Other Research Contributions
Keith’s research has addressed numerous other topics related to human thinking. These include:
(1) Semantic verification. With fellow Stanford graduate student Arnold Glass (Glass & Holyoak, 1975; Holyoak & Glass, 1975), Keith identified some of the mechanisms by which people evaluate semantic generalizations, focusing on ways in which sentences can be rejected on the basis of internal contradictions (“All kings are queens”) or apparent counterexamples (“All birds are robins”).
(2) Causal learning and inference. Waldmann and Holyoak (1992; Waldmann, Holyoak & Fratianne, 1995) performed a series of experiments demonstrating that the psychological representation of cause-effect relations can be dissociated from the overt temporal order of presented cues and their outcomes (e.g., a doctor may use symptoms to infer diseases, even though the causal arrow runs from diseases to symptoms). Keith and his collaborators applied a Bayesian framework to model uncertainty about cause-effect relations, providing compelling evidence that associative learning (even when formulated within the same Bayesian framework) is inadequate as an account of human causal learning (Lu et al., 2008).
(3) Comparative judgment. In several projects over his career, Keith explored the special properties of concepts that can be ordered along a unidimensional continuum of magnitude (e.g., size, intelligence), which allow comparative judgments to be made based on semantic knowledge. Holyoak (1978) proposed that the endpoints of continua routinely are used as implicit reference points, in effect stretching subjective distances between concepts close to the reference point, thus influencing comparative judgments. In related work, Holyoak and Gordon (1983) showed that the self serves as a reference point in social judgments, leading to asymmetries in perceived similarity. Chen, Lu, and Holyoak (2014) developed a computational model of how magnitude continua can be learned from examples and then used to make comparative judgments.
(4) Category learning. Keith has also contributed to understanding the mechanisms of human category learning. He developed and tested the earliest Bayesian model of human category learning, the category density model (Fried & Holyoak, 1984). This early line of work on category learning anticipated subsequent dramatic advances in Bayesian approaches to human induction.
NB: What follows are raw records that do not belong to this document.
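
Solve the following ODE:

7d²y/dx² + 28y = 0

Characteristic equation: 7r² + 28 = 0
Divide by 7: r² + 4 = 0
Roots: r = ±2i (complex conjugates)
General solution: y = C₁cos(2x) + C₂sin(2x)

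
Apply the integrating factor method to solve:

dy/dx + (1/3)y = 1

Using integrating factor method:

General solution: y = 3 + Ce^(-x/3)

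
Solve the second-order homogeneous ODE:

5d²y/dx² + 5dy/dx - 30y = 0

Characteristic equation: 5r² + 5r - 30 = 0
Divide by 5: r² + r - 6 = 0
Roots: r = 2, -3 (distinct real)
General solution: y = C₁e^(2x) + C₂e^(-3x)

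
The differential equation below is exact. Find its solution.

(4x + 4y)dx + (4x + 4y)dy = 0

Verify exactness: ∂M/∂y = ∂N/∂x ✓
Find F(x,y) such that ∂F/∂x = M, ∂F/∂y = N
Solution: 2x² + 4xy + 2y² = C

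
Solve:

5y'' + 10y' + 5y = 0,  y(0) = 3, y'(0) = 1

General solution: y = (C₁ + C₂x)e^(-x)
Repeated root r = -1
Applying ICs: C₁ = 3, C₂ = 4
Particular solution: y = (3 + 4x)e^(-x)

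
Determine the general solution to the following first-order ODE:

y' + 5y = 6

Using integrating factor method:

General solution: y = 6/5 + Ce^(-5x)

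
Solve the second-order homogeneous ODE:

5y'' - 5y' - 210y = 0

Characteristic equation: 5r² - 5r - 210 = 0
Divide by 5: r² - r - 42 = 0
Roots: r = 7, -6 (distinct real)
General solution: y = C₁e^(7x) + C₂e^(-6x)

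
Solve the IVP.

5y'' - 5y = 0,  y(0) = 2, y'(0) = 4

General solution: y = C₁e^x + C₂e^(-x)
Applying ICs: C₁ = 3, C₂ = -1
Particular solution: y = 3e^x - e^(-x)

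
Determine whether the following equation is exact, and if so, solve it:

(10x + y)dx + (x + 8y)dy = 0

Verify exactness: ∂M/∂y = ∂N/∂x ✓
Find F(x,y) such that ∂F/∂x = M, ∂F/∂y = N
Solution: 5x² + xy + 4y² = C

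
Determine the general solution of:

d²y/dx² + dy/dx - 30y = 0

Characteristic equation: r² + r - 30 = 0
Roots: r = 5, -6 (distinct real)
General solution: y = C₁e^(5x) + C₂e^(-6x)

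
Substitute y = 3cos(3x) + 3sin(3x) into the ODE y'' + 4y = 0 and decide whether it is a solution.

Verification:
y'' = -27cos(3x) - 27sin(3x)
y'' + 4y ≠ 0 (frequency mismatch: got 9 instead of 4)

No, it is not a solution.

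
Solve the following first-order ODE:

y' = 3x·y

Separating variables and integrating:
ln|y| = 3x^2/2 + C

General solution: y = Ce^(3x^2/2)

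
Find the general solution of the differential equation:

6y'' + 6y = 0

Characteristic equation: 6r² + 6 = 0
Divide by 6: r² + 1 = 0
Roots: r = ±i (complex conjugates)
General solution: y = C₁cos(x) + C₂sin(x)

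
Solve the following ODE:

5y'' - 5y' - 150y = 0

Characteristic equation: 5r² - 5r - 150 = 0
Divide by 5: r² - r - 30 = 0
Roots: r = 6, -5 (distinct real)
General solution: y = C₁e^(6x) + C₂e^(-5x)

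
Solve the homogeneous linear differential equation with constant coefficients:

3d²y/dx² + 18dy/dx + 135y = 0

Characteristic equation: 3r² + 18r + 135 = 0
Divide by 3: r² + 6r + 45 = 0
Roots: r = -3 ± 6i (complex conjugates)
General solution: y = e^(-3x)(C₁cos(6x) + C₂sin(6x))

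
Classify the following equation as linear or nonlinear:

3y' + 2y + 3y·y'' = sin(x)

Nonlinear (y·y'' term)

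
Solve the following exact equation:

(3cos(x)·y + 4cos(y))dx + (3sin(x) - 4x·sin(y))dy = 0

Verify exactness: ∂M/∂y = ∂N/∂x ✓
Find F(x,y) such that ∂F/∂x = M, ∂F/∂y = N
Solution: 3sin(x)·y + 4x·cos(y) = C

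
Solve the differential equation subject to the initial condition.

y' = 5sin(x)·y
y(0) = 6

General solution: y = Ce^(-5cos(x))
Applying IC y(0) = 6:
Particular solution: y = 6e^(5(1-cos(x)))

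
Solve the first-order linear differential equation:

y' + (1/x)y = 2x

Using integrating factor method:

General solution: y = (2/3)x^2 + C/x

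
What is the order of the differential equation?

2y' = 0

The order is 1 (highest derivative is of order 1).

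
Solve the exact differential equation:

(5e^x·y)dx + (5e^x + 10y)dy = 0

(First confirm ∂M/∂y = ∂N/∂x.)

Verify exactness: ∂M/∂y = ∂N/∂x ✓
Find F(x,y) such that ∂F/∂x = M, ∂F/∂y = N
Solution: 5e^x·y + 5y² = C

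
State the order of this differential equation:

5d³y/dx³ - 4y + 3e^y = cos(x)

The order is 3 (highest derivative is of order 3).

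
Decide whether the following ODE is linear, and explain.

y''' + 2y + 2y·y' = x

Nonlinear (product y·y')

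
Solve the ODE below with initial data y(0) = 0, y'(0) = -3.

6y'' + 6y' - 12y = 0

General solution: y = C₁e^x + C₂e^(-2x)
Applying ICs: C₁ = -1, C₂ = 1
Particular solution: y = -e^x + e^(-2x)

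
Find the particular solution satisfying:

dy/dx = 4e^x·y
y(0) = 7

General solution: y = Ce^(4e^x)
Applying IC y(0) = 7:
Particular solution: y = 7e^(4(e^x - 1))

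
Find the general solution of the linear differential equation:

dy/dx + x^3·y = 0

Using integrating factor method:

General solution: y = Ce^(-x^4/4)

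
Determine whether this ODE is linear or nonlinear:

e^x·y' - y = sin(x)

Linear (y and its derivatives appear to the first power only, no products of y terms)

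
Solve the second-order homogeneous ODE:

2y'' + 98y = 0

Characteristic equation: 2r² + 98 = 0
Divide by 2: r² + 49 = 0
Roots: r = ±7i (complex conjugates)
General solution: y = C₁cos(7x) + C₂sin(7x)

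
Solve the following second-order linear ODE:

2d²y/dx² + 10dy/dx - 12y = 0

Characteristic equation: 2r² + 10r - 12 = 0
Divide by 2: r² + 5r - 6 = 0
Roots: r = 1, -6 (distinct real)
General solution: y = C₁e^x + C₂e^(-6x)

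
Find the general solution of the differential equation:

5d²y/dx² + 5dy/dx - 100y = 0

Characteristic equation: 5r² + 5r - 100 = 0
Divide by 5: r² + r - 20 = 0
Roots: r = 4, -5 (distinct real)
General solution: y = C₁e^(4x) + C₂e^(-5x)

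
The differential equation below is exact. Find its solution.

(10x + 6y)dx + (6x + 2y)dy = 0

Verify exactness: ∂M/∂y = ∂N/∂x ✓
Find F(x,y) such that ∂F/∂x = M, ∂F/∂y = N
Solution: 5x² + 6xy + y² = C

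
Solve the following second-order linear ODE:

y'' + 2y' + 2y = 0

Characteristic equation: r² + 2r + 2 = 0
Roots: r = -1 ± i (complex conjugates)
General solution: y = e^(-x)(C₁cos(x) + C₂sin(x))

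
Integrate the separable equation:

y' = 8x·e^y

Separating variables and integrating:
-e^(-y) = 4x² + C

General solution: y = -ln(C - 4x²)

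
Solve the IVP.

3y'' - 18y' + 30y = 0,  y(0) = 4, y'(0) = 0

General solution: y = e^(3x)(C₁cos(x) + C₂sin(x))
Complex roots r = 3 ± i
Applying ICs: C₁ = 4, C₂ = -12
Particular solution: y = e^(3x)(4cos(x) - 12sin(x))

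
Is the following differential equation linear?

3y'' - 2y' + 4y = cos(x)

Yes. Linear (y and its derivatives appear to the first power only, no products of y terms)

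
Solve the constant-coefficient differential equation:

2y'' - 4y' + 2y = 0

Characteristic equation: 2r² - 4r + 2 = 0
Divide by 2: r² - 2r + 1 = 0
Factored: (r - 1)² = 0
Repeated root: r = 1
General solution: y = (C₁ + C₂x)e^x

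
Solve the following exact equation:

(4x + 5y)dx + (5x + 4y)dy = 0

Verify exactness: ∂M/∂y = ∂N/∂x ✓
Find F(x,y) such that ∂F/∂x = M, ∂F/∂y = N
Solution: 2x² + 5xy + 2y² = C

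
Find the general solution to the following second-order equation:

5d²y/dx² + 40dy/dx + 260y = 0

Characteristic equation: 5r² + 40r + 260 = 0
Divide by 5: r² + 8r + 52 = 0
Roots: r = -4 ± 6i (complex conjugates)
General solution: y = e^(-4x)(C₁cos(6x) + C₂sin(6x))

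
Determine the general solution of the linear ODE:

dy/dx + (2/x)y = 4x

Using integrating factor method:

General solution: y = x^2 + Cx^(-2)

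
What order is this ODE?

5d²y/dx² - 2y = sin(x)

The order is 2 (highest derivative is of order 2).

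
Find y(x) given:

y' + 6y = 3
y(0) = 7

General solution: y = 1/2 + Ce^(-6x)
Applying y(0) = 7: C = 7 - 1/2 = 13/2
Particular solution: y = 1/2 + (13/2)e^(-6x)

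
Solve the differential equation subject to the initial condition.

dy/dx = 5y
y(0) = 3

General solution: y = Ce^(5x)
Applying IC y(0) = 3:
Particular solution: y = 3e^(5x)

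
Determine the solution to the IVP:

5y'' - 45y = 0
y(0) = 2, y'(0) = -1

General solution: y = C₁e^(3x) + C₂e^(-3x)
Applying ICs: C₁ = 5/6, C₂ = 7/6
Particular solution: y = (5/6)e^(3x) + (7/6)e^(-3x)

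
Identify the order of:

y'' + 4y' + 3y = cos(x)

The order is 2 (highest derivative is of order 2).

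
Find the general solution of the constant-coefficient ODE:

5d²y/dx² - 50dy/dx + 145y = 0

Characteristic equation: 5r² - 50r + 145 = 0
Divide by 5: r² - 10r + 29 = 0
Roots: r = 5 ± 2i (complex conjugates)
General solution: y = e^(5x)(C₁cos(2x) + C₂sin(2x))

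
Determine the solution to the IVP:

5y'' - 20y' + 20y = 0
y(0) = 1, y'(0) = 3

General solution: y = (C₁ + C₂x)e^(2x)
Repeated root r = 2
Applying ICs: C₁ = 1, C₂ = 1
Particular solution: y = (1 + x)e^(2x)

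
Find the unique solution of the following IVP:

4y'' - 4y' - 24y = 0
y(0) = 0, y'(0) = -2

General solution: y = C₁e^(3x) + C₂e^(-2x)
Applying ICs: C₁ = -2/5, C₂ = 2/5
Particular solution: y = -(2/5)e^(3x) + (2/5)e^(-2x)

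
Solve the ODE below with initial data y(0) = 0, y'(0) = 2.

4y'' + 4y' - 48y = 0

General solution: y = C₁e^(3x) + C₂e^(-4x)
Applying ICs: C₁ = 2/7, C₂ = -2/7
Particular solution: y = (2/7)e^(3x) - (2/7)e^(-4x)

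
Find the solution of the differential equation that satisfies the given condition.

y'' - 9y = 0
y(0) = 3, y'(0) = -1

General solution: y = C₁e^(3x) + C₂e^(-3x)
Applying ICs: C₁ = 4/3, C₂ = 5/3
Particular solution: y = (4/3)e^(3x) + (5/3)e^(-3x)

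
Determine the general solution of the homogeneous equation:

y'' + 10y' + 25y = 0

Characteristic equation: r² + 10r + 25 = 0
Factored: (r + 5)² = 0
Repeated root: r = -5
General solution: y = (C₁ + C₂x)e^(-5x)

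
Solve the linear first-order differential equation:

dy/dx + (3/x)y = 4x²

Using integrating factor method:

General solution: y = (2/3)x^3 + Cx^(-3)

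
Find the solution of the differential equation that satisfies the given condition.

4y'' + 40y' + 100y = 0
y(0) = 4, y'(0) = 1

General solution: y = (C₁ + C₂x)e^(-5x)
Repeated root r = -5
Applying ICs: C₁ = 4, C₂ = 21
Particular solution: y = (4 + 21x)e^(-5x)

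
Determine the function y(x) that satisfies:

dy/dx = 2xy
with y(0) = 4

General solution: y = Ce^(x²)
Applying IC y(0) = 4:
Particular solution: y = 4e^(x²)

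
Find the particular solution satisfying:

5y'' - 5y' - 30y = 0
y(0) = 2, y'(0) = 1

General solution: y = C₁e^(3x) + C₂e^(-2x)
Applying ICs: C₁ = 1, C₂ = 1
Particular solution: y = e^(3x) + e^(-2x)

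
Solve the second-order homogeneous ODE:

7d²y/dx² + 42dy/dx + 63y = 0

Characteristic equation: 7r² + 42r + 63 = 0
Divide by 7: r² + 6r + 9 = 0
Factored: (r + 3)² = 0
Repeated root: r = -3
General solution: y = (C₁ + C₂x)e^(-3x)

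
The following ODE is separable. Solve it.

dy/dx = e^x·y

Separating variables and integrating:
ln|y| = e^x + C

General solution: y = Ce^(e^x)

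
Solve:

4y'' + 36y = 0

Characteristic equation: 4r² + 36 = 0
Divide by 4: r² + 9 = 0
Roots: r = ±3i (complex conjugates)
General solution: y = C₁cos(3x) + C₂sin(3x)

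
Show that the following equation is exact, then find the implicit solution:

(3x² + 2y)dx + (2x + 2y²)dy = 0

Verify exactness: ∂M/∂y = ∂N/∂x ✓
Find F(x,y) such that ∂F/∂x = M, ∂F/∂y = N
Solution: x³ + 2xy + 2y³/3 = C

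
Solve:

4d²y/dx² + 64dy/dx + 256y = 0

Characteristic equation: 4r² + 64r + 256 = 0
Divide by 4: r² + 16r + 64 = 0
Factored: (r + 8)² = 0
Repeated root: r = -8
General solution: y = (C₁ + C₂x)e^(-8x)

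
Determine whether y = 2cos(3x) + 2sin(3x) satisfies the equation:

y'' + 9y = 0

Verification:
y'' = -18cos(3x) - 18sin(3x)
y'' + 9y = 0 ✓

Yes, it is a solution.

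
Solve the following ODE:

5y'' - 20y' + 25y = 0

Characteristic equation: 5r² - 20r + 25 = 0
Divide by 5: r² - 4r + 5 = 0
Roots: r = 2 ± i (complex conjugates)
General solution: y = e^(2x)(C₁cos(x) + C₂sin(x))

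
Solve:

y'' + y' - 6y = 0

Characteristic equation: r² + r - 6 = 0
Roots: r = 2, -3 (distinct real)
General solution: y = C₁e^(2x) + C₂e^(-3x)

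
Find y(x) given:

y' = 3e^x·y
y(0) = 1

General solution: y = Ce^(3e^x)
Applying IC y(0) = 1:
Particular solution: y = e^(3(e^x - 1))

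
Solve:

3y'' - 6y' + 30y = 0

Characteristic equation: 3r² - 6r + 30 = 0
Divide by 3: r² - 2r + 10 = 0
Roots: r = 1 ± 3i (complex conjugates)
General solution: y = e^x(C₁cos(3x) + C₂sin(3x))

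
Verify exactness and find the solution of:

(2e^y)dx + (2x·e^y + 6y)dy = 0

Verify exactness: ∂M/∂y = ∂N/∂x ✓
Find F(x,y) such that ∂F/∂x = M, ∂F/∂y = N
Solution: 2x·e^y + 3y² = C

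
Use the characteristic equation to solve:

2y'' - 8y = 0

Characteristic equation: 2r² - 8 = 0
Divide by 2: r² - 4 = 0
Roots: r = 2, -2 (distinct real)
General solution: y = C₁e^(2x) + C₂e^(-2x)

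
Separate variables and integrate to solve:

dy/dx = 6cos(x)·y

Separating variables and integrating:
ln|y| = 6sin(x) + C

General solution: y = Ce^(6sin(x))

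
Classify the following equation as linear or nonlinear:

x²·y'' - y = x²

Linear (y and its derivatives appear to the first power only, no products of y terms)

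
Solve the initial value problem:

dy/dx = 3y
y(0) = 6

General solution: y = Ce^(3x)
Applying IC y(0) = 6:
Particular solution: y = 6e^(3x)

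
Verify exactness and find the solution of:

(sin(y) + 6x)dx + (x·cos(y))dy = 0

Verify exactness: ∂M/∂y = ∂N/∂x ✓
Find F(x,y) such that ∂F/∂x = M, ∂F/∂y = N
Solution: x·sin(y) + 3x² = C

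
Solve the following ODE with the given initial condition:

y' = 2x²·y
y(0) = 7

General solution: y = Ce^(2x³/3)
Applying IC y(0) = 7:
Particular solution: y = 7e^(2x³/3)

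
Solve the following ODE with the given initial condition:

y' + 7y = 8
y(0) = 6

General solution: y = 8/7 + Ce^(-7x)
Applying y(0) = 6: C = 6 - 8/7 = 34/7
Particular solution: y = 8/7 + (34/7)e^(-7x)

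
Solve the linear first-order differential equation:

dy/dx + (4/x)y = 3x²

Using integrating factor method:

General solution: y = (3/7)x^3 + Cx^(-4)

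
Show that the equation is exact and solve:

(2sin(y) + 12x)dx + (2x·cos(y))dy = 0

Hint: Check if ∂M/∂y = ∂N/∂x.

Verify exactness: ∂M/∂y = ∂N/∂x ✓
Find F(x,y) such that ∂F/∂x = M, ∂F/∂y = N
Solution: 2x·sin(y) + 6x² = C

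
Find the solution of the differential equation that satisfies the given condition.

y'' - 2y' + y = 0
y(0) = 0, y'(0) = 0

General solution: y = (C₁ + C₂x)e^x
Repeated root r = 1
Applying ICs: C₁ = 0, C₂ = 0
Particular solution: y = 0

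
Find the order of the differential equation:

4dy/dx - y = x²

The order is 1 (highest derivative is of order 1).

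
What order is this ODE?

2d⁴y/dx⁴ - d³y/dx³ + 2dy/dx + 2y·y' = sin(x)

The order is 4 (highest derivative is of order 4).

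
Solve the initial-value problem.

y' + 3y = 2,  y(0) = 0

General solution: y = 2/3 + Ce^(-3x)
Applying y(0) = 0: C = 0 - 2/3 = -2/3
Particular solution: y = 2/3 - (2/3)e^(-3x)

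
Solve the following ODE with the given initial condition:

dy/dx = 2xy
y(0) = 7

General solution: y = Ce^(x²)
Applying IC y(0) = 7:
Particular solution: y = 7e^(x²)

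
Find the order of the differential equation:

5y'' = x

The order is 2 (highest derivative is of order 2).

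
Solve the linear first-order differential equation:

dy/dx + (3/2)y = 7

Using integrating factor method:

General solution: y = 14/3 + Ce^(-3x/2)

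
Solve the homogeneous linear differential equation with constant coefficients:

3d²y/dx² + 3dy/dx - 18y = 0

Characteristic equation: 3r² + 3r - 18 = 0
Divide by 3: r² + r - 6 = 0
Roots: r = 2, -3 (distinct real)
General solution: y = C₁e^(2x) + C₂e^(-3x)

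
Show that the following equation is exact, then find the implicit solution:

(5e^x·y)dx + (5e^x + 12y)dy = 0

Verify exactness: ∂M/∂y = ∂N/∂x ✓
Find F(x,y) such that ∂F/∂x = M, ∂F/∂y = N
Solution: 5e^x·y + 6y² = C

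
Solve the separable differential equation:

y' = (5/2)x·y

Separating variables and integrating:
ln|y| = 5x^2/4 + C

General solution: y = Ce^(5x^2/4)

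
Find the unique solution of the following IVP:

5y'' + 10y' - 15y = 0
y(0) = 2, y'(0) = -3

General solution: y = C₁e^x + C₂e^(-3x)
Applying ICs: C₁ = 3/4, C₂ = 5/4
Particular solution: y = (3/4)e^x + (5/4)e^(-3x)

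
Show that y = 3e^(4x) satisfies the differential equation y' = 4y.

Verification:
y = 3e^(4x)
y' = 12e^(4x)
4y = 12e^(4x)
y' = 4y ✓

Yes, it is a solution.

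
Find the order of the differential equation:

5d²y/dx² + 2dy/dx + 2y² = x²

The order is 2 (highest derivative is of order 2).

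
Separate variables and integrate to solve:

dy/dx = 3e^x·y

Separating variables and integrating:
ln|y| = 3e^x + C

General solution: y = Ce^(3e^x)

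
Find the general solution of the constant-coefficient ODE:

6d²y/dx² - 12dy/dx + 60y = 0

Characteristic equation: 6r² - 12r + 60 = 0
Divide by 6: r² - 2r + 10 = 0
Roots: r = 1 ± 3i (complex conjugates)
General solution: y = e^x(C₁cos(3x) + C₂sin(3x))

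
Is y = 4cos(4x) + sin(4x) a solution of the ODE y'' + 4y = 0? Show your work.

Verification:
y'' = -64cos(4x) - 16sin(4x)
y'' + 4y ≠ 0 (frequency mismatch: got 16 instead of 4)

No, it is not a solution.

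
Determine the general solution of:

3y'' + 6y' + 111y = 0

Characteristic equation: 3r² + 6r + 111 = 0
Divide by 3: r² + 2r + 37 = 0
Roots: r = -1 ± 6i (complex conjugates)
General solution: y = e^(-x)(C₁cos(6x) + C₂sin(6x))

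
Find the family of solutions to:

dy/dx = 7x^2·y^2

Separating variables and integrating:
-1/y = 7x^3/3 + C

General solution: y^-1 = (-7/3)x^3 + C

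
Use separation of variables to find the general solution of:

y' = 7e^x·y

Separating variables and integrating:
ln|y| = 7e^x + C

General solution: y = Ce^(7e^x)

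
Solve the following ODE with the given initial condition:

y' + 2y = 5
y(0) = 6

General solution: y = 5/2 + Ce^(-2x)
Applying y(0) = 6: C = 6 - 5/2 = 7/2
Particular solution: y = 5/2 + (7/2)e^(-2x)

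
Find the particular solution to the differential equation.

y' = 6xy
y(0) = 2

General solution: y = Ce^(3x²)
Applying IC y(0) = 2:
Particular solution: y = 2e^(3x²)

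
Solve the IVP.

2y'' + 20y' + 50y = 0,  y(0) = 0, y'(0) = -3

General solution: y = (C₁ + C₂x)e^(-5x)
Repeated root r = -5
Applying ICs: C₁ = 0, C₂ = -3
Particular solution: y = -3xe^(-5x)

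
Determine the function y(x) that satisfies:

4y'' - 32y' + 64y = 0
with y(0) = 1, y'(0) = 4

General solution: y = (C₁ + C₂x)e^(4x)
Repeated root r = 4
Applying ICs: C₁ = 1, C₂ = 0
Particular solution: y = e^(4x)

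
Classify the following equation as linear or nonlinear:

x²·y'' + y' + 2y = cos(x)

Linear (y and its derivatives appear to the first power only, no products of y terms)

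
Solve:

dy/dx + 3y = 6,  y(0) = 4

General solution: y = 2 + Ce^(-3x)
Applying y(0) = 4: C = 4 - 2 = 2
Particular solution: y = 2 + 2e^(-3x)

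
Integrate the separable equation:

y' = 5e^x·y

Separating variables and integrating:
ln|y| = 5e^x + C

General solution: y = Ce^(5e^x)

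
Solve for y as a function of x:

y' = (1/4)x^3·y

Separating variables and integrating:
ln|y| = x^4/16 + C

General solution: y = Ce^(x^4/16)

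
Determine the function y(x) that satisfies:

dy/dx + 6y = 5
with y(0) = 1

General solution: y = 5/6 + Ce^(-6x)
Applying y(0) = 1: C = 1 - 5/6 = 1/6
Particular solution: y = 5/6 + (1/6)e^(-6x)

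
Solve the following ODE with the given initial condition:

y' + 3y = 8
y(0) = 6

General solution: y = 8/3 + Ce^(-3x)
Applying y(0) = 6: C = 6 - 8/3 = 10/3
Particular solution: y = 8/3 + (10/3)e^(-3x)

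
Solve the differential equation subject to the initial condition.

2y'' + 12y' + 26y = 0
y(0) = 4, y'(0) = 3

General solution: y = e^(-3x)(C₁cos(2x) + C₂sin(2x))
Complex roots r = -3 ± 2i
Applying ICs: C₁ = 4, C₂ = 15/2
Particular solution: y = e^(-3x)(4cos(2x) + (15/2)sin(2x))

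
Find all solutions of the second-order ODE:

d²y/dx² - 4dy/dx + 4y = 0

Characteristic equation: r² - 4r + 4 = 0
Factored: (r - 2)² = 0
Repeated root: r = 2
General solution: y = (C₁ + C₂x)e^(2x)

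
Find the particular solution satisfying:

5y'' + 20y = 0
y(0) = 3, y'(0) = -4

General solution: y = C₁cos(2x) + C₂sin(2x)
Complex roots r = ±2i
Applying ICs: C₁ = 3, C₂ = -2
Particular solution: y = 3cos(2x) - 2sin(2x)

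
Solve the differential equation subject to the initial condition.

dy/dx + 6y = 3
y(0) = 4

General solution: y = 1/2 + Ce^(-6x)
Applying y(0) = 4: C = 4 - 1/2 = 7/2
Particular solution: y = 1/2 + (7/2)e^(-6x)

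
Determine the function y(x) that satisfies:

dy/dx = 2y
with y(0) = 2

General solution: y = Ce^(2x)
Applying IC y(0) = 2:
Particular solution: y = 2e^(2x)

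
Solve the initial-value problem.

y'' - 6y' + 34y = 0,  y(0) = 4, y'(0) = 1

General solution: y = e^(3x)(C₁cos(5x) + C₂sin(5x))
Complex roots r = 3 ± 5i
Applying ICs: C₁ = 4, C₂ = -11/5
Particular solution: y = e^(3x)(4cos(5x) - (11/5)sin(5x))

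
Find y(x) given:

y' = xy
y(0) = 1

General solution: y = Ce^(x²/2)
Applying IC y(0) = 1:
Particular solution: y = e^(x²/2)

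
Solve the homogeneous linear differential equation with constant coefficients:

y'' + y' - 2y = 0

Characteristic equation: r² + r - 2 = 0
Roots: r = 1, -2 (distinct real)
General solution: y = C₁e^x + C₂e^(-2x)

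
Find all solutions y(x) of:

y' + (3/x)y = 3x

Using integrating factor method:

General solution: y = (3/5)x^2 + Cx^(-3)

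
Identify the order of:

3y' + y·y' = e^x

The order is 1 (highest derivative is of order 1).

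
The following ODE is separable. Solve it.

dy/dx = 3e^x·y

Separating variables and integrating:
ln|y| = 3e^x + C

General solution: y = Ce^(3e^x)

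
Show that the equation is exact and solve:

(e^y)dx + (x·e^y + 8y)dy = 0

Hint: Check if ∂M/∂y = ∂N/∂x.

Verify exactness: ∂M/∂y = ∂N/∂x ✓
Find F(x,y) such that ∂F/∂x = M, ∂F/∂y = N
Solution: x·e^y + 4y² = C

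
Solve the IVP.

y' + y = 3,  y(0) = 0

General solution: y = 3 + Ce^(-x)
Applying y(0) = 0: C = 0 - 3 = -3
Particular solution: y = 3 - 3e^(-x)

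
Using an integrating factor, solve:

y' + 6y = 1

Using integrating factor method:

General solution: y = 1/6 + Ce^(-6x)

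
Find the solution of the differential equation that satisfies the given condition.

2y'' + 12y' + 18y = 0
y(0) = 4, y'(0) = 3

General solution: y = (C₁ + C₂x)e^(-3x)
Repeated root r = -3
Applying ICs: C₁ = 4, C₂ = 15
Particular solution: y = (4 + 15x)e^(-3x)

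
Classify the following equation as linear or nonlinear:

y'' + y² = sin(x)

Nonlinear (y² term)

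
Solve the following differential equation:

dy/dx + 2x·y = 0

Using integrating factor method:

General solution: y = Ce^(-x^2)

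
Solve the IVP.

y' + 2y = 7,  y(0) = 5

General solution: y = 7/2 + Ce^(-2x)
Applying y(0) = 5: C = 5 - 7/2 = 3/2
Particular solution: y = 7/2 + (3/2)e^(-2x)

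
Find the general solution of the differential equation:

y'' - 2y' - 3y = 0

Characteristic equation: r² - 2r - 3 = 0
Roots: r = 3, -1 (distinct real)
General solution: y = C₁e^(3x) + C₂e^(-x)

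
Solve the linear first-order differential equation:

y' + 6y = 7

Using integrating factor method:

General solution: y = 7/6 + Ce^(-6x)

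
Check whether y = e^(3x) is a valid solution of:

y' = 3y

Verification:
y = e^(3x)
y' = 3e^(3x)
3y = 3e^(3x)
y' = 3y ✓

Yes, it is a solution.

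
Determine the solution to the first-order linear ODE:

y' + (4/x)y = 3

Using integrating factor method:

General solution: y = (3/5)x + Cx^(-4)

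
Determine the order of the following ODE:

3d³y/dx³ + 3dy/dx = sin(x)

The order is 3 (highest derivative is of order 3).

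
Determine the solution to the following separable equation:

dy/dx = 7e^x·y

Separating variables and integrating:
ln|y| = 7e^x + C

General solution: y = Ce^(7e^x)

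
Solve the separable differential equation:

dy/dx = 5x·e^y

Separating variables and integrating:
-e^(-y) = 5x²/2 + C

General solution: y = -ln(C - 5x²/2)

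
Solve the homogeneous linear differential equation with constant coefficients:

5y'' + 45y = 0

Characteristic equation: 5r² + 45 = 0
Divide by 5: r² + 9 = 0
Roots: r = ±3i (complex conjugates)
General solution: y = C₁cos(3x) + C₂sin(3x)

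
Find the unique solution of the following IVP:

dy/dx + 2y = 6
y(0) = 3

General solution: y = 3 + Ce^(-2x)
Applying y(0) = 3: C = 3 - 3 = 0
Particular solution: y = 3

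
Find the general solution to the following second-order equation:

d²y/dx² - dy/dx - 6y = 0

Characteristic equation: r² - r - 6 = 0
Roots: r = 3, -2 (distinct real)
General solution: y = C₁e^(3x) + C₂e^(-2x)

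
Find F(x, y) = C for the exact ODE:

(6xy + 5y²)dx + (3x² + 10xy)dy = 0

Verify exactness: ∂M/∂y = ∂N/∂x ✓
Find F(x,y) such that ∂F/∂x = M, ∂F/∂y = N
Solution: 3x²y + 5xy² = C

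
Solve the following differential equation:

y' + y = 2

Using integrating factor method:

General solution: y = 2 + Ce^(-x)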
In a parallel career as a poet and translator, Keith has published several poetry collections. Along the way, he has also drawn connections between literary symbolism and cognitive science. He recently developed this theme in greater depth in his monograph, The Spider’s Thread: Metaphor, in Mind, Brain, and Poetry (Holyoak, 2019).
Honors and Service Contributions to the Field
Keith has been a recipient of a John Simon Guggenheim Fellowship and a James McKeen Cattell Fellowship. He is a Fellow of the American Academy of Arts and Sciences, American Association for the Advancement of Science, the Association for Psychological Science, the Cognitive Science Society, and the Society of Experimental Psychologists. Keith served as Editor of Psychological Review from 2016-2021. He previously served as Editor of Cognitive Psychology, Senior Editor of Cognitive Science, Associate Editor of Psychological Science, and as editorial board member for numerous other journals.